The return of Iraqi fighters from Syria to Iraq should also benefit the rebels. Iraqi Shiite militants have been heavily involved in the fighting around Damascus and Aleppo, and their departure has weakened the effective coalition of forces the regime has used to score victories. These effects would be compounded if Hezbollah or Iranian forces serving in Syria were sent to Iraq. Hezbollah leader Hassan Nasrallah has indicated that his organization will assist in Iraq if asked, though the group seems more likely to increase its commitment in Syria instead.Whatever the case, the departure of some allied forces will increase the burden on the regime’s regular and irregular native forces, which are stretched thin and suffering substantial casualties. Hezbollah is already said to be making up some of the deficit, but its existing forces in Syria continue to take casualties, and its commitment to Assad remains a political problem at home in Lebanon. Moreover, if the reported airstrikes against ISIS in eastern Syria become a persistent mission, the regime’s limited air assets will be diverted from attacking the opposition in more strategically important parts of the country, giving some relief to rebel forces and civilians.

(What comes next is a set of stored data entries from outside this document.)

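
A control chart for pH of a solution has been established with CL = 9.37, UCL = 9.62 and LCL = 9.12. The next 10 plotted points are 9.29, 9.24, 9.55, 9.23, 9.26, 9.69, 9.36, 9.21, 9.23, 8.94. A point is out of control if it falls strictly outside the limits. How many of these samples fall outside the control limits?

Compare each point to [9.12, 9.62]: sample 6 = 9.69 > UCL; sample 10 = 8.94 < LCL.

2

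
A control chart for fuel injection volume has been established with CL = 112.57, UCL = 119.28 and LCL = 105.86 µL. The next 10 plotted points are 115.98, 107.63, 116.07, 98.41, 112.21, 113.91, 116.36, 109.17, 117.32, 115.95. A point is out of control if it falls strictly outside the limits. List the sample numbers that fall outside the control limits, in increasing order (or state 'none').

4

Compare each point to [105.86, 119.28]: sample 4 = 98.41 < LCL.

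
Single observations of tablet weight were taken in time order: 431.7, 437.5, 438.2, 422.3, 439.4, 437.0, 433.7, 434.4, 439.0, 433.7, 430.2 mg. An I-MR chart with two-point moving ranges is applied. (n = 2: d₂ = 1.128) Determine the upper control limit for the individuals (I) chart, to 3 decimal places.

450.053

X̄ = (431.7 + 437.5 + 438.2 + 422.3 + 439.4 + 437.0 + 433.7 + 434.4 + 439.0 + 433.7 + 430.2) / 11 = 434.2818
Moving ranges: 5.8, 0.7, 15.9, 17.1, 2.4, 3.3, 0.7, 4.6, 5.3, 3.5; M̄R̄ = 59.3000 / 10 = 5.9300
UCL = X̄ + 3·M̄R̄/d₂ = 434.2818 + 3 × 5.9300 / 1.128 = 450.0531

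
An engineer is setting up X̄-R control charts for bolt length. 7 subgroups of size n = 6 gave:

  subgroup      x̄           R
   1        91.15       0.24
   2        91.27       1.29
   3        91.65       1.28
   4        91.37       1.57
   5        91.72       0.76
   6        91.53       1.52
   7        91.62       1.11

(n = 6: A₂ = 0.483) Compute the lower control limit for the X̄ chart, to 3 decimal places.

90.937

X̄̄ = (91.15 + 91.27 + 91.65 + 91.37 + 91.72 + 91.53 + 91.62) / 7 = 640.3100 / 7 = 91.4729
R̄ = (0.24 + 1.29 + 1.28 + 1.57 + 0.76 + 1.52 + 1.11) / 7 = 7.7700 / 7 = 1.1100
LCL = X̄̄ − A₂·R̄ = 91.4729 − 0.483 × 1.1100 = 90.9367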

The escalated fighting in Iraq will likely continue for some time. Now that the initial ISIS advance has slowed, neither the group nor the Iraqi government has the capacity to quickly or radically change the situation on the battlefield. The fighting is likely to be protracted and indecisive, with similar effects on the situation in Syria.

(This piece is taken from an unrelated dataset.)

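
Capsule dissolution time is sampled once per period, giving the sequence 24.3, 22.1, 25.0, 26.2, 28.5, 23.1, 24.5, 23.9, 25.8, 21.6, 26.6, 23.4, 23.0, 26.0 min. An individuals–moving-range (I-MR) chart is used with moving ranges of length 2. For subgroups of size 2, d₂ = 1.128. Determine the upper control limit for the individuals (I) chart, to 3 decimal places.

31.466

X̄ = (24.3 + 22.1 + 25.0 + 26.2 + 28.5 + 23.1 + 24.5 + 23.9 + 25.8 + 21.6 + 26.6 + 23.4 + 23.0 + 26.0) / 14 = 24.5714
Moving ranges: 2.2, 2.9, 1.2, 2.3, 5.4, 1.4, 0.6, 1.9, 4.2, 5.0, 3.2, 0.4, 3.0; M̄R̄ = 33.7000 / 13 = 2.5923
UCL = X̄ + 3·M̄R̄/d₂ = 24.5714 + 3 × 2.5923 / 1.128 = 31.4659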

Over time, an ongoing battle of attrition in Iraq may work to the advantage of rebel forces in Syria. While ISIS is well organized and formidable in some respects, maintaining a two- or three-front war will require it to allocate resources against multiple threats, replace combat losses, integrate captured equipment, consolidate its hold on newly gained areas, and stave off Iraqi counteroffensives and opportunistic advances by its enemies in Syria. For an organization of its size, this adds up to a serious challenge.

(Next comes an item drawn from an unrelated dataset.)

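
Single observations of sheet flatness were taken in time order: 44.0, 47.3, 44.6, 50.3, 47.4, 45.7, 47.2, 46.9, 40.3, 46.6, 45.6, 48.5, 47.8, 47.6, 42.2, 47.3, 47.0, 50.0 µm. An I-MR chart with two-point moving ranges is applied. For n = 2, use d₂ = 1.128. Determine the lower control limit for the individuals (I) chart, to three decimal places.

38.701

X̄ = (44.0 + 47.3 + 44.6 + 50.3 + 47.4 + 45.7 + 47.2 + 46.9 + 40.3 + 46.6 + 45.6 + 48.5 + 47.8 + 47.6 + 42.2 + 47.3 + 47.0 + 50.0) / 18 = 46.4611
Moving ranges: 3.3, 2.7, 5.7, 2.9, 1.7, 1.5, 0.3, 6.6, 6.3, 1.0, 2.9, 0.7, 0.2, 5.4, 5.1, 0.3, 3.0; M̄R̄ = 49.6000 / 17 = 2.9176
LCL = X̄ − 3·M̄R̄/d₂ = 46.4611 − 3 × 2.9176 / 1.128 = 38.7014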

In Syria, it is unclear to what extent the rebels can take advantage of the situation. Opportunities could arise to make gains against ISIS and the regime, but the rebels’ ability to exploit them is uncertain. Their weaknesses in command likely mean that any such response would be ad hoc and depend on existing or newly formed coalitions of rebel units. This would reduce the prospect for major success against their enemies. For the Assad regime, the Iraq situation is yet another major challenge. Damascus will need to find a way to compensate for the loss of allied Iraqi militants and perhaps intensify the fight against ISIS in areas where regime forces are weak. Furthermore, any success it has against ISIS would actually help the Syrian opposition. Again, events on the battlefield will clarify the true effects of the crisis. If ISIS becomes involved in a protracted war of attrition in Iraq, its position in Syria could weaken visibly. Rebel successes or failures against the Assad regime will indicate whether or not they have been able to take advantage of the situation. Likewise, further regime victories against the rebels and an increase in Hezbollah forces would indicate that Assad is overcoming the negative effects of the crisis. There will be plenty of conflicting claims about all of this, but the facts on the ground should become clear.

Finally, while the ISIS advance in Iraq has increased the complexity of the Syrian war, it also presents another opportunity for the United States and its allies to make gains against Assad. Military assistance to moderate Syrian rebel groups would help them take advantage of the situation, allowing them to act more effectively against ISIS, the enemy of all, and the regime, the enemy of most. Given that ISIS-seized American military equipment could soon affect the group’s capabilities in Syria, the rebels may need concrete U.S. assistance now more than ever.

Jeffrey White is a defense fellow with The Washington Institute and a former senior defense intelligence officer.